For those of you who have read my guide to wealth, you’ll remember that one of my points of emphasis is to save for retirement. Tax-deferred (traditional) and tax-free (Roth) 401k and IRA accounts allow us to minimize the taxes we pay in a legal manner. This allows our earnings to compound and grow faster than they would in a taxable brokerage account. Of the two, I like the Roth as it takes away all future tax headache as everything inside is tax exempt forever! It also has many advantages when drawing down (no required distributions) and as part of an estate package (automatic step up in basis).
Unfortunately, the government recognizes that the Roth IRA offers such good benefits that it has built in strict income eligibility thresholds. Singles making more than about $130,000, and married folks making more than about $190,000 can’t put anything into a Roth IRA. A Roth 401k remains a (great) option, but not all employers offer it.
For those who don’t qualify or are otherwise prohibited from contributing to a Roth IRA, we need to go in through the back door. Here are the step by step instructions:
- Open a traditional IRA
- Make a nondeductible (after-tax) contribution of $5,000 or $6,500 (depending on age), but don’t buy anything with the money yet
- Immediately convert the account into a Roth IRA
- Invest the money
Voila. Absolutely no difference in the end between this and a direct Roth IRA contribution. The back door approach exploits the loophole that tradition -> Roth IRA conversions don’t have the same income eligibility limits that Roth IRA contributions do. Now anyone without regard for income can take advantage of the great features of the Roth IRA.
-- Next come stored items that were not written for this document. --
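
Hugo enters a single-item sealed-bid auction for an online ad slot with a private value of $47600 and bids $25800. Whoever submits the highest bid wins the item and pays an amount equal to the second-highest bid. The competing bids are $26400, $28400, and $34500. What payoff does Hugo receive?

Highest competing bid: $34500.
Hugo's bid $25800 is not the highest, so Hugo loses, pays nothing, and earns zero payoff.

Payoff = $0.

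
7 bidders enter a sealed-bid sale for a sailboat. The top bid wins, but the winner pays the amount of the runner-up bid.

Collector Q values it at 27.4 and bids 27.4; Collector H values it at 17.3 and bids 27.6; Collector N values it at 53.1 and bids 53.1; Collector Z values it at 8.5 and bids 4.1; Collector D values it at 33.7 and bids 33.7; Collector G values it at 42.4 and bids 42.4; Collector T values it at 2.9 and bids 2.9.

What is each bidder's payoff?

Payoffs: Collector Q 0.0, Collector H 0.0, Collector N 10.7, Collector Z 0.0, Collector D 0.0, Collector G 0.0, Collector T 0.0.

Ordered from highest: Collector N 53.1; Collector G 42.4; Collector D 33.7; Collector H 27.6; Collector Q 27.4; Collector Z 4.1; Collector T 2.9.
Collector N has the top bid and wins; the price is the second-highest bid, 42.4.
Collector N's payoff = 53.1 − 42.4 = 10.7. All other bidders lose, so their payoff is 0.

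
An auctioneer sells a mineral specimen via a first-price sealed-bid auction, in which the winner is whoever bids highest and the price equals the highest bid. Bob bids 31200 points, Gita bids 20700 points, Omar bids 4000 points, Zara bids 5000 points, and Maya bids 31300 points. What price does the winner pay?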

Should you take advantage of this? The general rules of traditional vs Roth apply. If you plan on becoming wealthy in the future with the help of my book, you will have plenty of income-generating assets. Having as much of your wealth sheltered from tax in Roth IRAs helps to optimize your tax situation in that setting.
Keep in mind one big gotcha. If you have a large traditional IRA with a mix of deductible and nondeductible contributions, the “pro-rata” rule comes into effect. This means that you can’t just choose to convert only the nondeductible portion. If you have a $10,000 IRA with half of it as deductible (pre-tax) and the other half nondeductible (after-tax), a conversion of $5,000 will incur tax on $2,500. The best workaround is to keep the size of the IRA small and convert all of your contributions each year, or suck it up and convert the whole IRA.
Keep in mind that the pro-rata rule doesn’t apply to our 401k investments. This may be one situation where it’s advantageous to hold off on rolling over the 401k to an IRA when we change jobs.